The COVID-19 pandemic still tops the list of risks to economic growth in respondents’ countries, but the share of executives saying so has declined significantly. Compared with April, respondents in developed economies also consider the pandemic a much less acute concern. Twenty-eight percent of them cite the pandemic as a risk to domestic growth, compared with half of their emerging-economy peers. In the previous survey, 65 percent in developed economies identified the pandemic as a risk to their countries’ growth.
By region, executives’ views on the biggest risks to growth at home have also shifted. In North America, respondents most often cite inflation as a risk to growth (45 percent say so), followed by supply-chain disruptions, domestic political conflicts, and rising taxes. And in Latin America, respondents cite domestic political conflicts more than the pandemic (43 percent, versus 32 percent).
While unemployment concerns are ebbing on average—even in Europe, where since September 2020 respondents have been much more likely than others to expect rising unemployment—the picture is more mixed in a few geographies. Respondents in Asia–Pacific, India, and Latin America are nearly evenly split between those who expect the unemployment rates in their countries to increase and to decrease.
Executives also believe that interest rates are poised to rise.

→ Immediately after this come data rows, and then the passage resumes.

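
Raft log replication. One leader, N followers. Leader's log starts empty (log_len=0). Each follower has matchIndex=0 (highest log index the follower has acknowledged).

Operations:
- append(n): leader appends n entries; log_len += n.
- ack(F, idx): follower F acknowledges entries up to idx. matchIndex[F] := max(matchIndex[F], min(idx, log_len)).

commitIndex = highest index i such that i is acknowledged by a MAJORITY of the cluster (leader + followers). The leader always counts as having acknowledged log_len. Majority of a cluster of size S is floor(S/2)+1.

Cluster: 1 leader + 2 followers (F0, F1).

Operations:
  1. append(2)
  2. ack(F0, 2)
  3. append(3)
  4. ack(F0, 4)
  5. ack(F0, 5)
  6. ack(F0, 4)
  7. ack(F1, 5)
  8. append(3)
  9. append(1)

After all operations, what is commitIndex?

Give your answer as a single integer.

Answer: 5

Derivation:
Op 1: append 2 -> log_len=2
Op 2: F0 acks idx 2 -> match: F0=2 F1=0; commitIndex=2
Op 3: append 3 -> log_len=5
Op 4: F0 acks idx 4 -> match: F0=4 F1=0; commitIndex=4
Op 5: F0 acks idx 5 -> match: F0=5 F1=0; commitIndex=5
Op 6: F0 acks idx 4 -> match: F0=5 F1=0; commitIndex=5
Op 7: F1 acks idx 5 -> match: F0=5 F1=5; commitIndex=5
Op 8: append 3 -> log_len=8
Op 9: append 1 -> log_len=9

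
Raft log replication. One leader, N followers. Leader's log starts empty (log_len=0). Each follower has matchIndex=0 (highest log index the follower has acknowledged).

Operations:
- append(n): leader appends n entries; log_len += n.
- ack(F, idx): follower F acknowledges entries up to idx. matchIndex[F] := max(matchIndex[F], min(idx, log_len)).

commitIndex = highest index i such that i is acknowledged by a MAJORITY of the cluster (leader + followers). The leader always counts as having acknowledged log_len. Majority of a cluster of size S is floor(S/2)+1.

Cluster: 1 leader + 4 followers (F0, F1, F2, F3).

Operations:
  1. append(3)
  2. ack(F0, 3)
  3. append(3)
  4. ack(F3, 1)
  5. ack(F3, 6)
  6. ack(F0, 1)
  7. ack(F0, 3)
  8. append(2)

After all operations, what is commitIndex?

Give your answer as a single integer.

Answer: 3

Derivation:
Op 1: append 3 -> log_len=3
Op 2: F0 acks idx 3 -> match: F0=3 F1=0 F2=0 F3=0; commitIndex=0
Op 3: append 3 -> log_len=6
Op 4: F3 acks idx 1 -> match: F0=3 F1=0 F2=0 F3=1; commitIndex=1
Op 5: F3 acks idx 6 -> match: F0=3 F1=0 F2=0 F3=6; commitIndex=3
Op 6: F0 acks idx 1 -> match: F0=3 F1=0 F2=0 F3=6; commitIndex=3
Op 7: F0 acks idx 3 -> match: F0=3 F1=0 F2=0 F3=6; commitIndex=3
Op 8: append 2 -> log_len=8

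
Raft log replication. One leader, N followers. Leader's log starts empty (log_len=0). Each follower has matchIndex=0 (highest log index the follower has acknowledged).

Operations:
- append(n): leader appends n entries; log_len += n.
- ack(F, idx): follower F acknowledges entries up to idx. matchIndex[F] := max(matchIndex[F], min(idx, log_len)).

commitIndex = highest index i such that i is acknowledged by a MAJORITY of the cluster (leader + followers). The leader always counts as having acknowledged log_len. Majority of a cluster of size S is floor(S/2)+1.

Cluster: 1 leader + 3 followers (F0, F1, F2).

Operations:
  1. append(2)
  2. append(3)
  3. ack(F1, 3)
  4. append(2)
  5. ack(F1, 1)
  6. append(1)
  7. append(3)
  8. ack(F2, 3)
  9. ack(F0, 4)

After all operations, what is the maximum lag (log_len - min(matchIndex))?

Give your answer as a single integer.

Answer: 8

Derivation:
Op 1: append 2 -> log_len=2
Op 2: append 3 -> log_len=5
Op 3: F1 acks idx 3 -> match: F0=0 F1=3 F2=0; commitIndex=0
Op 4: append 2 -> log_len=7
Op 5: F1 acks idx 1 -> match: F0=0 F1=3 F2=0; commitIndex=0
Op 6: append 1 -> log_len=8
Op 7: append 3 -> log_len=11
Op 8: F2 acks idx 3 -> match: F0=0 F1=3 F2=3; commitIndex=3
Op 9: F0 acks idx 4 -> match: F0=4 F1=3 F2=3; commitIndex=3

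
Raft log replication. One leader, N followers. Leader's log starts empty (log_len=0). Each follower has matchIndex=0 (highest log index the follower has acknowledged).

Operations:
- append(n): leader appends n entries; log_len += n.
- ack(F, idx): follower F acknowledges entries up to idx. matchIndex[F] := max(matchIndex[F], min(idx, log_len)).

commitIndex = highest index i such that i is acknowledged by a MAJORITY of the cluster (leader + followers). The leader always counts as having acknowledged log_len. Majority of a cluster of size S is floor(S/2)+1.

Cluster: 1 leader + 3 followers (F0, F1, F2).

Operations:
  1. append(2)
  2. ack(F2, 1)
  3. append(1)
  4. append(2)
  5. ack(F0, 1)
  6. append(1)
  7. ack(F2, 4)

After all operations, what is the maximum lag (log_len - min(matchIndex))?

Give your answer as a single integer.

Op 1: append 2 -> log_len=2
Op 2: F2 acks idx 1 -> match: F0=0 F1=0 F2=1; commitIndex=0
Op 3: append 1 -> log_len=3
Op 4: append 2 -> log_len=5
Op 5: F0 acks idx 1 -> match: F0=1 F1=0 F2=1; commitIndex=1
Op 6: append 1 -> log_len=6
Op 7: F2 acks idx 4 -> match: F0=1 F1=0 F2=4; commitIndex=1

Answer: 6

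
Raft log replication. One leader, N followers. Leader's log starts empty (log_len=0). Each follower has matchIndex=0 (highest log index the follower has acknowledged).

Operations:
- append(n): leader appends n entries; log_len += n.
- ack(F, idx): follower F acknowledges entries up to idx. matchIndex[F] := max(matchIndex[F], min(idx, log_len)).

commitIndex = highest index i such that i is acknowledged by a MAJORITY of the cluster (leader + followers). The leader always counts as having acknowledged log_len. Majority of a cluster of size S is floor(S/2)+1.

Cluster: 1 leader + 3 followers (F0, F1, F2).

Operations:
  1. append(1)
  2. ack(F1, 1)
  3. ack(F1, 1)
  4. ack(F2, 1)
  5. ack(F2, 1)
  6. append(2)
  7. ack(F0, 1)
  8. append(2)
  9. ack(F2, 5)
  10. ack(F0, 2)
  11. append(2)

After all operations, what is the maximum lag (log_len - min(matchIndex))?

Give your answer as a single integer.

Answer: 6

Derivation:
Op 1: append 1 -> log_len=1
Op 2: F1 acks idx 1 -> match: F0=0 F1=1 F2=0; commitIndex=0
Op 3: F1 acks idx 1 -> match: F0=0 F1=1 F2=0; commitIndex=0
Op 4: F2 acks idx 1 -> match: F0=0 F1=1 F2=1; commitIndex=1
Op 5: F2 acks idx 1 -> match: F0=0 F1=1 F2=1; commitIndex=1
Op 6: append 2 -> log_len=3
Op 7: F0 acks idx 1 -> match: F0=1 F1=1 F2=1; commitIndex=1
Op 8: append 2 -> log_len=5
Op 9: F2 acks idx 5 -> match: F0=1 F1=1 F2=5; commitIndex=1
Op 10: F0 acks idx 2 -> match: F0=2 F1=1 F2=5; commitIndex=2
Op 11: append 2 -> log_len=7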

Just over half of all respondents believe that their countries’ interest rates will increase in the next six months, up from 38 percent in the previous quarter. But respondents’ views vary significantly by region. In North America, 70 percent expect rising interest rates, followed by their peers in Latin America (64 percent), while in India, only 22 percent say the same.
On average, and everywhere but India and developing markets (including the Middle East, North Africa, South Asia, and sub-Saharan Africa), executives’ sentiment about their home economies continues to brighten. Seventy-three percent of all respondents say that conditions in their own economies are better now than they were six months ago, up from 53 percent in the previous quarter, which marked the first time in three years that a majority of respondents reported improving conditions at home.
Finally, respondents say that their own companies’ prospects continue to improve. An increasing share expect that their workforce sizes will grow in the next few months, while 74 percent expect that company profits and demand for their companies’ offerings will increase in the next six months. On the demand front, this is the largest share to predict an increase since we began asking the question in April 2009.